Sürekli zirveye oynayan ve başarı için mücadele eden üst seviye takımlarda her geçen sezon genç futbolcuların kendini göstermesi zorlaşıyor. Büyük takımların altyapısında mücadele etmek başlangıçta havalı olup ve kulağa hoşgelse de uzun vadede tam tersi bir etki yapıyor. Gerekli şans bulunamadığı için çoğu gencin hayali başlamadan bitiyor.

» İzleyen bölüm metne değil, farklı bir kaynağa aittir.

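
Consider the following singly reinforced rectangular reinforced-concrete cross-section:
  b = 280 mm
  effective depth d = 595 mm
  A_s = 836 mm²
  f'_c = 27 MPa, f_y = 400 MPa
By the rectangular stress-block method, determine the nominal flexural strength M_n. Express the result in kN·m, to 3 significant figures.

T = A_s f_y = 836 × 400 = 334400 N = 334.4 kN.
From C = T: a = T/(0.85 f'_c b) = 334400/(0.85 × 27 × 280) = 52.04 mm.
M_n = T(d − a/2) = 334.4 kN × (595 − 26.02) mm = 190.27 kN·m.

M_n ≈ 190 kN·m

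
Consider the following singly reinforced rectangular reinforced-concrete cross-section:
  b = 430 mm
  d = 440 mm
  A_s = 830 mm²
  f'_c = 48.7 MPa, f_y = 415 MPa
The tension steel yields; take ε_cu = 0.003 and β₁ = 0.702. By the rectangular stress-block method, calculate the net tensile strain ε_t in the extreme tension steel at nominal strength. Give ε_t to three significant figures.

ε_t ≈ 0.0449

a = A_s f_y/(0.85 f'_c b) = 19.35 mm.
β₁ = 0.702, so c = a/β₁ = 19.35/0.702 = 27.56 mm.
From the linear strain diagram with ε_cu = 0.003: ε_t = 0.003 (d − c)/c = 0.003 × (440 − 27.56)/27.56 = 0.0449.
Since ε_t ≥ 0.005, the section is tension-controlled.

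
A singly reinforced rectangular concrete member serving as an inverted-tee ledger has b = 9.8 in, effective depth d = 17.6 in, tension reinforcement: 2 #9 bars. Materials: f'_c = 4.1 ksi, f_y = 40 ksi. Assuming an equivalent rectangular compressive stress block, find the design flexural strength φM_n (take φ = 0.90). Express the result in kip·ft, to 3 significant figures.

φM_n ≈ 98.6 kip·ft

A_s = 2 × 1 = 2 in².
T = A_s f_y = 2 × 40 = 80 kips.
a = T/(0.85 f'_c b) = 80/(0.85 × 4.1 × 9.8) = 2.342 in.
M_n = T(d − a/2) = 80 × (17.6 − 1.171) = 1314.3 kip·in = 1314.3/12 = 109.53 kip·ft.
φM_n = 0.90 × 109.53 = 98.58 kip·ft.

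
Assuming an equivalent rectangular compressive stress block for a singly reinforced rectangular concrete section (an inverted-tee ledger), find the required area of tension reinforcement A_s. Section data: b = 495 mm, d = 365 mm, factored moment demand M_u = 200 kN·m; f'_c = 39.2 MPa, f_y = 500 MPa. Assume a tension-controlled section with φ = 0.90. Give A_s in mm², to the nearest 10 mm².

M_n = M_u/φ = 200/0.90 = 222.222 kN·m.
With M_n = 0.85 f'_c a b (d − a/2), solve the quadratic for a:
a = d − √(d² − 2M_n/(0.85 f'_c b)) = 365 − √(365² − 2 × 222.222×10⁶/(0.85 × 39.2 × 495)) = 39.00 mm.
A_s = 0.85 f'_c a b / f_y = 0.85 × 39.2 × 39.00 × 495 / 500 = 1286.5 mm².

A_s ≈ 1290 mm²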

Dünkü maçı izlerken de aklıma gelen soru “Bu gençlerin kaçı A Takıma yükselebilir?” oldu. Daha önce yeteneği ne olursa olsun “Hiçbiri” derdim. Finansal Fair Play (FFP) ile artık düzen değişecek gibi duruyor. Kulüplerin mali harcamaları takip edilip, gelir gider dengesi aranıyor. Şartlar sağlanamadığı taktirde doğal olarak bu durum transfer harcamalarının azaltılması ve devamında “mecburen” altyapıya dönüşü beraberinde getirecek.
İşte bu sebeple dün sahaya çıkan gençler, kendilerinden önceki jenerasyona göre daha şanslı. Fırsatları değerlendirdikleri taktirde bu formayı sadece kupa maçlarında değil uzun yıllar giyecek bir ya da iki isim çıkabilir. Yine büyük isimler gelecek, yine pahalı transferler olacak ama tüm iddialı takımların altyapıdan desteğe ihtiyacı olacak. Bir de onlara Pereira gibi bakan teknik adamların olması da önemli. 8 ay boyunca çizdiği profil net. Kim olursa olsun genç ya da ismi duyulmamış önemli değil. Kalitesini ispat etsin, ışık versin Portekizli’nin takımında yer bulabilir. Sabit fikirli değil. Dünkü maçı, futbol dünyasında yaşanan bu mali devrimle birlikte düşündüğümüzde büyük kulüplerimizin tamamında, orta ve uzun vadede gençlerin önemli rol oynaması kaçınılmaz gibi duruyor.